The basic idea of the turbojet engine is simple. Air taken in from an opening in the front of the engine is compressed to 3 to 12 times its original pressure in compressor. Fuel is added to the air and burned in a combustion chamber to raise the temperature of the fluid mixture to about 1,100°F to 1,300° F. The resulting hot air is passed through a turbine, which drives the compressor. If the turbine and compressor are efficient, the pressure at the turbine discharge will be nearly twice the atmospheric pressure, and this excess pressure is sent to the nozzle to produce a high-velocity stream of gas which produces a thrust.
Substantial increases in thrust can be obtained by employing an afterburner. It is a second combustion chamber positioned after the turbine and before the nozzle. The afterburner increases the temperature of the gas ahead of the nozzle. The result of this increase in temperature is an increase of about 40 percent in thrust at takeoff and a much larger percentage at high speeds once the plane is in the air.

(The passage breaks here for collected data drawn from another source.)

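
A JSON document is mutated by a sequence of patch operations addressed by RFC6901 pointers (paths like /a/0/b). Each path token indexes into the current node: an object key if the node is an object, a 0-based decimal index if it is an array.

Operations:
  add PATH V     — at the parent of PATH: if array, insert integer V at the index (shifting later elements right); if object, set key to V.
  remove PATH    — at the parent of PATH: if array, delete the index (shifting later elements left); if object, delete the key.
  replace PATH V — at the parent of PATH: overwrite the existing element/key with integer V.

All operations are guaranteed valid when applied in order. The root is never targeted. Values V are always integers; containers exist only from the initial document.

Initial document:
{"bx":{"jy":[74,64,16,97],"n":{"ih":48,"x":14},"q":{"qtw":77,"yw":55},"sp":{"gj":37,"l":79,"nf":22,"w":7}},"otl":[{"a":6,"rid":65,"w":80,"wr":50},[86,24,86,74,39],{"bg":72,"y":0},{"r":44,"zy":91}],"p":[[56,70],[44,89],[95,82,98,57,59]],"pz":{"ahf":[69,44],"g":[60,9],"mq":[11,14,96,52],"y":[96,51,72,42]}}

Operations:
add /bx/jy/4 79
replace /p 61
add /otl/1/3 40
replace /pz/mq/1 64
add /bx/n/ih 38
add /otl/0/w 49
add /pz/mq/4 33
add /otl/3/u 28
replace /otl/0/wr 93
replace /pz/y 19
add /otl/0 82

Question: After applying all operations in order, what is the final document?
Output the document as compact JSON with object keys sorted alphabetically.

After op 1 (add /bx/jy/4 79): {"bx":{"jy":[74,64,16,97,79],"n":{"ih":48,"x":14},"q":{"qtw":77,"yw":55},"sp":{"gj":37,"l":79,"nf":22,"w":7}},"otl":[{"a":6,"rid":65,"w":80,"wr":50},[86,24,86,74,39],{"bg":72,"y":0},{"r":44,"zy":91}],"p":[[56,70],[44,89],[95,82,98,57,59]],"pz":{"ahf":[69,44],"g":[60,9],"mq":[11,14,96,52],"y":[96,51,72,42]}}
After op 2 (replace /p 61): {"bx":{"jy":[74,64,16,97,79],"n":{"ih":48,"x":14},"q":{"qtw":77,"yw":55},"sp":{"gj":37,"l":79,"nf":22,"w":7}},"otl":[{"a":6,"rid":65,"w":80,"wr":50},[86,24,86,74,39],{"bg":72,"y":0},{"r":44,"zy":91}],"p":61,"pz":{"ahf":[69,44],"g":[60,9],"mq":[11,14,96,52],"y":[96,51,72,42]}}
After op 3 (add /otl/1/3 40): {"bx":{"jy":[74,64,16,97,79],"n":{"ih":48,"x":14},"q":{"qtw":77,"yw":55},"sp":{"gj":37,"l":79,"nf":22,"w":7}},"otl":[{"a":6,"rid":65,"w":80,"wr":50},[86,24,86,40,74,39],{"bg":72,"y":0},{"r":44,"zy":91}],"p":61,"pz":{"ahf":[69,44],"g":[60,9],"mq":[11,14,96,52],"y":[96,51,72,42]}}
After op 4 (replace /pz/mq/1 64): {"bx":{"jy":[74,64,16,97,79],"n":{"ih":48,"x":14},"q":{"qtw":77,"yw":55},"sp":{"gj":37,"l":79,"nf":22,"w":7}},"otl":[{"a":6,"rid":65,"w":80,"wr":50},[86,24,86,40,74,39],{"bg":72,"y":0},{"r":44,"zy":91}],"p":61,"pz":{"ahf":[69,44],"g":[60,9],"mq":[11,64,96,52],"y":[96,51,72,42]}}
After op 5 (add /bx/n/ih 38): {"bx":{"jy":[74,64,16,97,79],"n":{"ih":38,"x":14},"q":{"qtw":77,"yw":55},"sp":{"gj":37,"l":79,"nf":22,"w":7}},"otl":[{"a":6,"rid":65,"w":80,"wr":50},[86,24,86,40,74,39],{"bg":72,"y":0},{"r":44,"zy":91}],"p":61,"pz":{"ahf":[69,44],"g":[60,9],"mq":[11,64,96,52],"y":[96,51,72,42]}}
After op 6 (add /otl/0/w 49): {"bx":{"jy":[74,64,16,97,79],"n":{"ih":38,"x":14},"q":{"qtw":77,"yw":55},"sp":{"gj":37,"l":79,"nf":22,"w":7}},"otl":[{"a":6,"rid":65,"w":49,"wr":50},[86,24,86,40,74,39],{"bg":72,"y":0},{"r":44,"zy":91}],"p":61,"pz":{"ahf":[69,44],"g":[60,9],"mq":[11,64,96,52],"y":[96,51,72,42]}}
After op 7 (add /pz/mq/4 33): {"bx":{"jy":[74,64,16,97,79],"n":{"ih":38,"x":14},"q":{"qtw":77,"yw":55},"sp":{"gj":37,"l":79,"nf":22,"w":7}},"otl":[{"a":6,"rid":65,"w":49,"wr":50},[86,24,86,40,74,39],{"bg":72,"y":0},{"r":44,"zy":91}],"p":61,"pz":{"ahf":[69,44],"g":[60,9],"mq":[11,64,96,52,33],"y":[96,51,72,42]}}
After op 8 (add /otl/3/u 28): {"bx":{"jy":[74,64,16,97,79],"n":{"ih":38,"x":14},"q":{"qtw":77,"yw":55},"sp":{"gj":37,"l":79,"nf":22,"w":7}},"otl":[{"a":6,"rid":65,"w":49,"wr":50},[86,24,86,40,74,39],{"bg":72,"y":0},{"r":44,"u":28,"zy":91}],"p":61,"pz":{"ahf":[69,44],"g":[60,9],"mq":[11,64,96,52,33],"y":[96,51,72,42]}}
After op 9 (replace /otl/0/wr 93): {"bx":{"jy":[74,64,16,97,79],"n":{"ih":38,"x":14},"q":{"qtw":77,"yw":55},"sp":{"gj":37,"l":79,"nf":22,"w":7}},"otl":[{"a":6,"rid":65,"w":49,"wr":93},[86,24,86,40,74,39],{"bg":72,"y":0},{"r":44,"u":28,"zy":91}],"p":61,"pz":{"ahf":[69,44],"g":[60,9],"mq":[11,64,96,52,33],"y":[96,51,72,42]}}
After op 10 (replace /pz/y 19): {"bx":{"jy":[74,64,16,97,79],"n":{"ih":38,"x":14},"q":{"qtw":77,"yw":55},"sp":{"gj":37,"l":79,"nf":22,"w":7}},"otl":[{"a":6,"rid":65,"w":49,"wr":93},[86,24,86,40,74,39],{"bg":72,"y":0},{"r":44,"u":28,"zy":91}],"p":61,"pz":{"ahf":[69,44],"g":[60,9],"mq":[11,64,96,52,33],"y":19}}
After op 11 (add /otl/0 82): {"bx":{"jy":[74,64,16,97,79],"n":{"ih":38,"x":14},"q":{"qtw":77,"yw":55},"sp":{"gj":37,"l":79,"nf":22,"w":7}},"otl":[82,{"a":6,"rid":65,"w":49,"wr":93},[86,24,86,40,74,39],{"bg":72,"y":0},{"r":44,"u":28,"zy":91}],"p":61,"pz":{"ahf":[69,44],"g":[60,9],"mq":[11,64,96,52,33],"y":19}}

Answer: {"bx":{"jy":[74,64,16,97,79],"n":{"ih":38,"x":14},"q":{"qtw":77,"yw":55},"sp":{"gj":37,"l":79,"nf":22,"w":7}},"otl":[82,{"a":6,"rid":65,"w":49,"wr":93},[86,24,86,40,74,39],{"bg":72,"y":0},{"r":44,"u":28,"zy":91}],"p":61,"pz":{"ahf":[69,44],"g":[60,9],"mq":[11,64,96,52,33],"y":19}}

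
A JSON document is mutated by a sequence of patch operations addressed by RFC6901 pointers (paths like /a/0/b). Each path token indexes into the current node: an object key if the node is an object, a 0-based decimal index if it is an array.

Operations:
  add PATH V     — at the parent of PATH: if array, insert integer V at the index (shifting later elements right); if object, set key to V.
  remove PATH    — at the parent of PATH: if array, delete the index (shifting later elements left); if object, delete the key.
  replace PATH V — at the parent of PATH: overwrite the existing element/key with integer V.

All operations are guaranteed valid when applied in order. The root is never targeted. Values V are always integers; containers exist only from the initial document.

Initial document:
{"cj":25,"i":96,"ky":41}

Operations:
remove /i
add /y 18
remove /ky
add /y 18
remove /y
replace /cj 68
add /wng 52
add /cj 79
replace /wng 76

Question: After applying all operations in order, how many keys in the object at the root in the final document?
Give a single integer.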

The turbojet engine is a reaction engine. In a reaction engine, expanding gases push hard against the front of the engine. The turbojet sucks in air and compresses or squeezes it. The gases flow through the turbine and make it spin. These gases bounce back and shoot our of the rear of the exhaust, pushing the plane forward.
A turboprop engine is a jet engine attached to a propellor. The turbine at the back is turned by the hot gases, and this turns a shaft that drives the propellor. Some small airliners and transport aircraft are powered by turboprops.
Like the turbojet, the turboprop engine consists of a compressor, combustion chamber, and turbine, the air and gas pressure is used to run the turbine, which then creates power to drive the compressor.
Hungarian, Gyorgy Jendrassik who worked for the Ganz wagon works in Budapest designed the very first working turboprop engine in 1938. Called the Cs-1, Jendrassik’s engine was first tested in August of 1940; the Cs-1 was abandoned in 1941 without going into production due to the War. Max Mueller designed the first turboprop engine that went into production in 1942.
A turbofan engine has a large fan at the front, which sucks in air. Most of the air flows around the outside of the engine, making it quieter and giving more thrust at low speeds. Most of today’s airliners are powered by turbofans. In a turbojet all the air entering the intake passes through the gas generator, which is composed of the compressor, combustion chamber, and turbine. In a turbofan engine only a portion of the incoming air goes into the combustion chamber.
The remainder passes through a fan, or low-pressure compressor, and is ejected directly as a “cold” jet or mixed with the gas-generator exhaust to produce a “hot” jet. The objective of this sort of bypass system is to increase thrust without increasing fuel consumption. It achieves this by increasing the total air-mass flow and reducing the velocity within the same total energy supply.
This is another form of gas-turbine engine that operates much like a turboprop system. It does not drive a propellor. Instead, it provides power for a helicopter rotor. The turboshaft engine is designed so that the speed of the helicopter rotor is independent of the rotating speed of the gas generator. This permits the rotor speed to be kept constant even when the speed of the generator is varied to modulate the amount of power produced.
It has been used primarily in guided-missile systems. Space vehicles use this type of jet.